Again and again in Inside Obama's Brain, we are invited to believe that America, through its new vessel, has finally broken free from the chains of dogma. Abramsky even twice describes the November 2008 election as a "velvet revolution," an obscene if telling formulation. But the great disadvantage to governing rather than campaigning is that once bills are signed into law you can no longer hide the ideology behind fuzzy slogans and nonideological protestations. The fact is, Obama has presided over the biggest spending increase since World War II after promising a "net spending cut," enacted multiple taxes after multiply promising not to, kept deliberations secret after vowing "unprecedented transparency," and intruded into private industry to an extent not contemplated since the collapse of communism. In other words, he has governed like the most stereotypical of old-school economic progressives. As ever, nonideology turns out to be ideological after all.

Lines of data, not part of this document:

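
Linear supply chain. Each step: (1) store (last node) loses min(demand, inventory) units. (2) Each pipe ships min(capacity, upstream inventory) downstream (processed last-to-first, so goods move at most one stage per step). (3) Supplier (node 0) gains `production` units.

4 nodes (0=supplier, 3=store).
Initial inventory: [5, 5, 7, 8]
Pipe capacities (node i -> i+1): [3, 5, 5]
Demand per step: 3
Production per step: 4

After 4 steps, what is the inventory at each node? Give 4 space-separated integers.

Step 1: demand=3,sold=3 ship[2->3]=5 ship[1->2]=5 ship[0->1]=3 prod=4 -> inv=[6 3 7 10]
Step 2: demand=3,sold=3 ship[2->3]=5 ship[1->2]=3 ship[0->1]=3 prod=4 -> inv=[7 3 5 12]
Step 3: demand=3,sold=3 ship[2->3]=5 ship[1->2]=3 ship[0->1]=3 prod=4 -> inv=[8 3 3 14]
Step 4: demand=3,sold=3 ship[2->3]=3 ship[1->2]=3 ship[0->1]=3 prod=4 -> inv=[9 3 3 14]

9 3 3 14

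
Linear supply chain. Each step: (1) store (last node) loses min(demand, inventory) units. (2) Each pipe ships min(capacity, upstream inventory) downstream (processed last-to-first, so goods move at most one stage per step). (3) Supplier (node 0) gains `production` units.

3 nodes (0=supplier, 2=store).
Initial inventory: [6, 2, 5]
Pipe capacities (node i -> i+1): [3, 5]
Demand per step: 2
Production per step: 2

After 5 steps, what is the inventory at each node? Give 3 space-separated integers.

Step 1: demand=2,sold=2 ship[1->2]=2 ship[0->1]=3 prod=2 -> inv=[5 3 5]
Step 2: demand=2,sold=2 ship[1->2]=3 ship[0->1]=3 prod=2 -> inv=[4 3 6]
Step 3: demand=2,sold=2 ship[1->2]=3 ship[0->1]=3 prod=2 -> inv=[3 3 7]
Step 4: demand=2,sold=2 ship[1->2]=3 ship[0->1]=3 prod=2 -> inv=[2 3 8]
Step 5: demand=2,sold=2 ship[1->2]=3 ship[0->1]=2 prod=2 -> inv=[2 2 9]

2 2 9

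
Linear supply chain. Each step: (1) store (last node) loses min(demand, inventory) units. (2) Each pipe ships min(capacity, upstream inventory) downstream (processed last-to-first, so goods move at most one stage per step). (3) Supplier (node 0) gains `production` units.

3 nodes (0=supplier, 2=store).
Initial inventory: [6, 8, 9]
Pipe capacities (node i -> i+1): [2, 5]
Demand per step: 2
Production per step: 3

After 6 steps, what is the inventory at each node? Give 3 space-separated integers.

Step 1: demand=2,sold=2 ship[1->2]=5 ship[0->1]=2 prod=3 -> inv=[7 5 12]
Step 2: demand=2,sold=2 ship[1->2]=5 ship[0->1]=2 prod=3 -> inv=[8 2 15]
Step 3: demand=2,sold=2 ship[1->2]=2 ship[0->1]=2 prod=3 -> inv=[9 2 15]
Step 4: demand=2,sold=2 ship[1->2]=2 ship[0->1]=2 prod=3 -> inv=[10 2 15]
Step 5: demand=2,sold=2 ship[1->2]=2 ship[0->1]=2 prod=3 -> inv=[11 2 15]
Step 6: demand=2,sold=2 ship[1->2]=2 ship[0->1]=2 prod=3 -> inv=[12 2 15]

12 2 15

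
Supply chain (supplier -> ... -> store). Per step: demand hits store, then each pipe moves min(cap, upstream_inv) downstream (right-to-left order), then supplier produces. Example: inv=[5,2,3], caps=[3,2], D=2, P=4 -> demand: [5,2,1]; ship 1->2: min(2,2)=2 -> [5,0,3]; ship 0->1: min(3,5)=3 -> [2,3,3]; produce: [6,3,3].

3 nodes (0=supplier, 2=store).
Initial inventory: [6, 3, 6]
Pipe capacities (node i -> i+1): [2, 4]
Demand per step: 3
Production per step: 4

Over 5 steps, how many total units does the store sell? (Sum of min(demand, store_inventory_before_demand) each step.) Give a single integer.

Step 1: sold=3 (running total=3) -> [8 2 6]
Step 2: sold=3 (running total=6) -> [10 2 5]
Step 3: sold=3 (running total=9) -> [12 2 4]
Step 4: sold=3 (running total=12) -> [14 2 3]
Step 5: sold=3 (running total=15) -> [16 2 2]

Answer: 15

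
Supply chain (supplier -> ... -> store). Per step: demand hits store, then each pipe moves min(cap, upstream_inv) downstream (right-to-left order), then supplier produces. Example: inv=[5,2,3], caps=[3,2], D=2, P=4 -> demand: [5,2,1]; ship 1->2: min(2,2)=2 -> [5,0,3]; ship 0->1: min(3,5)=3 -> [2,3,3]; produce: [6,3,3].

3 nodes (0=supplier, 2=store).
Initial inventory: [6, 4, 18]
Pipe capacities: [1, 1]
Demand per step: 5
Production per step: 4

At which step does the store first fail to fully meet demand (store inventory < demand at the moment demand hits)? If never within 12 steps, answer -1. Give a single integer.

Step 1: demand=5,sold=5 ship[1->2]=1 ship[0->1]=1 prod=4 -> [9 4 14]
Step 2: demand=5,sold=5 ship[1->2]=1 ship[0->1]=1 prod=4 -> [12 4 10]
Step 3: demand=5,sold=5 ship[1->2]=1 ship[0->1]=1 prod=4 -> [15 4 6]
Step 4: demand=5,sold=5 ship[1->2]=1 ship[0->1]=1 prod=4 -> [18 4 2]
Step 5: demand=5,sold=2 ship[1->2]=1 ship[0->1]=1 prod=4 -> [21 4 1]
Step 6: demand=5,sold=1 ship[1->2]=1 ship[0->1]=1 prod=4 -> [24 4 1]
Step 7: demand=5,sold=1 ship[1->2]=1 ship[0->1]=1 prod=4 -> [27 4 1]
Step 8: demand=5,sold=1 ship[1->2]=1 ship[0->1]=1 prod=4 -> [30 4 1]
Step 9: demand=5,sold=1 ship[1->2]=1 ship[0->1]=1 prod=4 -> [33 4 1]
Step 10: demand=5,sold=1 ship[1->2]=1 ship[0->1]=1 prod=4 -> [36 4 1]
Step 11: demand=5,sold=1 ship[1->2]=1 ship[0->1]=1 prod=4 -> [39 4 1]
Step 12: demand=5,sold=1 ship[1->2]=1 ship[0->1]=1 prod=4 -> [42 4 1]
First stockout at step 5

5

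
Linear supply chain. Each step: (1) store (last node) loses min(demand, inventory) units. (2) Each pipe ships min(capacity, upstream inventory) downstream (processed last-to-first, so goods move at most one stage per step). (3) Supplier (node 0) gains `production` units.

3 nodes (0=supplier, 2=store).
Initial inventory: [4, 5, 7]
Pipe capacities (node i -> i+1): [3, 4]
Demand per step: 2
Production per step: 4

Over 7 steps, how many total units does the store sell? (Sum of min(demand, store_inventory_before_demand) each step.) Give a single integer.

Step 1: sold=2 (running total=2) -> [5 4 9]
Step 2: sold=2 (running total=4) -> [6 3 11]
Step 3: sold=2 (running total=6) -> [7 3 12]
Step 4: sold=2 (running total=8) -> [8 3 13]
Step 5: sold=2 (running total=10) -> [9 3 14]
Step 6: sold=2 (running total=12) -> [10 3 15]
Step 7: sold=2 (running total=14) -> [11 3 16]

Answer: 14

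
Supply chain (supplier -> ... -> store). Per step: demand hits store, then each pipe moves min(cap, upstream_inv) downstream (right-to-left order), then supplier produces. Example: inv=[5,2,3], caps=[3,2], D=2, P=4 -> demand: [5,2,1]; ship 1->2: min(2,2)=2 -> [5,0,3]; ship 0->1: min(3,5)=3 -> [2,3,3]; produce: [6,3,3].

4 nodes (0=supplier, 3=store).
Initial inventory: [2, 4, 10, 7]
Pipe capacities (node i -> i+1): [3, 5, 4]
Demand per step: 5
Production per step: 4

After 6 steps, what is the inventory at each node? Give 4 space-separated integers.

Step 1: demand=5,sold=5 ship[2->3]=4 ship[1->2]=4 ship[0->1]=2 prod=4 -> inv=[4 2 10 6]
Step 2: demand=5,sold=5 ship[2->3]=4 ship[1->2]=2 ship[0->1]=3 prod=4 -> inv=[5 3 8 5]
Step 3: demand=5,sold=5 ship[2->3]=4 ship[1->2]=3 ship[0->1]=3 prod=4 -> inv=[6 3 7 4]
Step 4: demand=5,sold=4 ship[2->3]=4 ship[1->2]=3 ship[0->1]=3 prod=4 -> inv=[7 3 6 4]
Step 5: demand=5,sold=4 ship[2->3]=4 ship[1->2]=3 ship[0->1]=3 prod=4 -> inv=[8 3 5 4]
Step 6: demand=5,sold=4 ship[2->3]=4 ship[1->2]=3 ship[0->1]=3 prod=4 -> inv=[9 3 4 4]

9 3 4 4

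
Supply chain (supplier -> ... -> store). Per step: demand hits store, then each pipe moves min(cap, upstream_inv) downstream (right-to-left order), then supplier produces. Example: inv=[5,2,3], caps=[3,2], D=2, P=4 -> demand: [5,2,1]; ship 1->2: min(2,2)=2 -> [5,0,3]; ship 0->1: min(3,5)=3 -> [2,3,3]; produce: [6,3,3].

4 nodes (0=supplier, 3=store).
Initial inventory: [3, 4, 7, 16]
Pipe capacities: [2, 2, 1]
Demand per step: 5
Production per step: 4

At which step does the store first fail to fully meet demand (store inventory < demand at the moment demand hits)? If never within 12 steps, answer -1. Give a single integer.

Step 1: demand=5,sold=5 ship[2->3]=1 ship[1->2]=2 ship[0->1]=2 prod=4 -> [5 4 8 12]
Step 2: demand=5,sold=5 ship[2->3]=1 ship[1->2]=2 ship[0->1]=2 prod=4 -> [7 4 9 8]
Step 3: demand=5,sold=5 ship[2->3]=1 ship[1->2]=2 ship[0->1]=2 prod=4 -> [9 4 10 4]
Step 4: demand=5,sold=4 ship[2->3]=1 ship[1->2]=2 ship[0->1]=2 prod=4 -> [11 4 11 1]
Step 5: demand=5,sold=1 ship[2->3]=1 ship[1->2]=2 ship[0->1]=2 prod=4 -> [13 4 12 1]
Step 6: demand=5,sold=1 ship[2->3]=1 ship[1->2]=2 ship[0->1]=2 prod=4 -> [15 4 13 1]
Step 7: demand=5,sold=1 ship[2->3]=1 ship[1->2]=2 ship[0->1]=2 prod=4 -> [17 4 14 1]
Step 8: demand=5,sold=1 ship[2->3]=1 ship[1->2]=2 ship[0->1]=2 prod=4 -> [19 4 15 1]
Step 9: demand=5,sold=1 ship[2->3]=1 ship[1->2]=2 ship[0->1]=2 prod=4 -> [21 4 16 1]
Step 10: demand=5,sold=1 ship[2->3]=1 ship[1->2]=2 ship[0->1]=2 prod=4 -> [23 4 17 1]
Step 11: demand=5,sold=1 ship[2->3]=1 ship[1->2]=2 ship[0->1]=2 prod=4 -> [25 4 18 1]
Step 12: demand=5,sold=1 ship[2->3]=1 ship[1->2]=2 ship[0->1]=2 prod=4 -> [27 4 19 1]
First stockout at step 4

4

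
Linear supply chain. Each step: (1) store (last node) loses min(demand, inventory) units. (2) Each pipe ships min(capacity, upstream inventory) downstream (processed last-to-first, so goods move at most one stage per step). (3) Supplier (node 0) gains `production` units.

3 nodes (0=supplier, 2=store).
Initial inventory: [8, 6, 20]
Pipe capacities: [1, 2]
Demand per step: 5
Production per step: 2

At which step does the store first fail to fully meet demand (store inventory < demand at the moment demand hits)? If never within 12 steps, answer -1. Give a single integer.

Step 1: demand=5,sold=5 ship[1->2]=2 ship[0->1]=1 prod=2 -> [9 5 17]
Step 2: demand=5,sold=5 ship[1->2]=2 ship[0->1]=1 prod=2 -> [10 4 14]
Step 3: demand=5,sold=5 ship[1->2]=2 ship[0->1]=1 prod=2 -> [11 3 11]
Step 4: demand=5,sold=5 ship[1->2]=2 ship[0->1]=1 prod=2 -> [12 2 8]
Step 5: demand=5,sold=5 ship[1->2]=2 ship[0->1]=1 prod=2 -> [13 1 5]
Step 6: demand=5,sold=5 ship[1->2]=1 ship[0->1]=1 prod=2 -> [14 1 1]
Step 7: demand=5,sold=1 ship[1->2]=1 ship[0->1]=1 prod=2 -> [15 1 1]
Step 8: demand=5,sold=1 ship[1->2]=1 ship[0->1]=1 prod=2 -> [16 1 1]
Step 9: demand=5,sold=1 ship[1->2]=1 ship[0->1]=1 prod=2 -> [17 1 1]
Step 10: demand=5,sold=1 ship[1->2]=1 ship[0->1]=1 prod=2 -> [18 1 1]
Step 11: demand=5,sold=1 ship[1->2]=1 ship[0->1]=1 prod=2 -> [19 1 1]
Step 12: demand=5,sold=1 ship[1->2]=1 ship[0->1]=1 prod=2 -> [20 1 1]
First stockout at step 7

7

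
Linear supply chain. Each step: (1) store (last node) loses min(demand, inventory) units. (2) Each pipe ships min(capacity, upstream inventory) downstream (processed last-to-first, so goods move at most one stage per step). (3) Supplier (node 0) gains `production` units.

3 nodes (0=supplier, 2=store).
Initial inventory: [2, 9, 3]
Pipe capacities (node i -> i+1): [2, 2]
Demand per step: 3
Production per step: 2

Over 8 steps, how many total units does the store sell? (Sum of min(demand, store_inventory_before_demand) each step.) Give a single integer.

Answer: 17

Derivation:
Step 1: sold=3 (running total=3) -> [2 9 2]
Step 2: sold=2 (running total=5) -> [2 9 2]
Step 3: sold=2 (running total=7) -> [2 9 2]
Step 4: sold=2 (running total=9) -> [2 9 2]
Step 5: sold=2 (running total=11) -> [2 9 2]
Step 6: sold=2 (running total=13) -> [2 9 2]
Step 7: sold=2 (running total=15) -> [2 9 2]
Step 8: sold=2 (running total=17) -> [2 9 2]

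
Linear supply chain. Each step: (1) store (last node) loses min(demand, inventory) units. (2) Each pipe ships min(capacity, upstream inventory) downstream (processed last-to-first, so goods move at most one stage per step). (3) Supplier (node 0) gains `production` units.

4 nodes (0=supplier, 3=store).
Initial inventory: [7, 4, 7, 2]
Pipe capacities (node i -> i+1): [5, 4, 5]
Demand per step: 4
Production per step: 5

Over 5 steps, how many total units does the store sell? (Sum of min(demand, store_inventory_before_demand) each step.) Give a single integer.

Step 1: sold=2 (running total=2) -> [7 5 6 5]
Step 2: sold=4 (running total=6) -> [7 6 5 6]
Step 3: sold=4 (running total=10) -> [7 7 4 7]
Step 4: sold=4 (running total=14) -> [7 8 4 7]
Step 5: sold=4 (running total=18) -> [7 9 4 7]

Answer: 18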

Therein lies the seed of Obama's political demise. Those who bought Hope and Change hook, line, and sinker are apt to believe, as Abramsky states, that Obama was that rarest breed of politicians: one who does not lie, does not condescend to voters, does not play politics with the truth. "We're all adults, he implies," Abramsky writes. "You can trust me because I'll give it to you as I see it." As they find themselves on the other side of Obama's policy arguments, whether on drug legalization, national security, or a health care "public option," these same fans have become some of the president's harshest critics. At press time the reliably lefty community-organizing site Firedoglake was denouncing Obama's "bald-faced lies" on health care, pledging solidarity with the once-hated Tea Parties, and stirring up bitter left-on-left recriminations by sending its contributors to be interviewed by Fox News. Hell hath no fury like a liberal scorned.
Inside Obama's Brain is replete with examples of how its subject can turn into a ruthless and efficient horse-trading pragmatist when it comes to reaching the finish line on a project. This tendency, too, should fill a skeptical citizen's heart with dread, as a new decade of bad Washington centralization gets off on the wrong foot with cap-and-trade legislation and possibly worse. But with every twisted arm and bought-off vote for a deeply flawed compromise bill the fantasy of Obama's transcendent Otherness becomes that much harder to sustain. It's the people who have their hopes toyed with who are most likely to demand a change.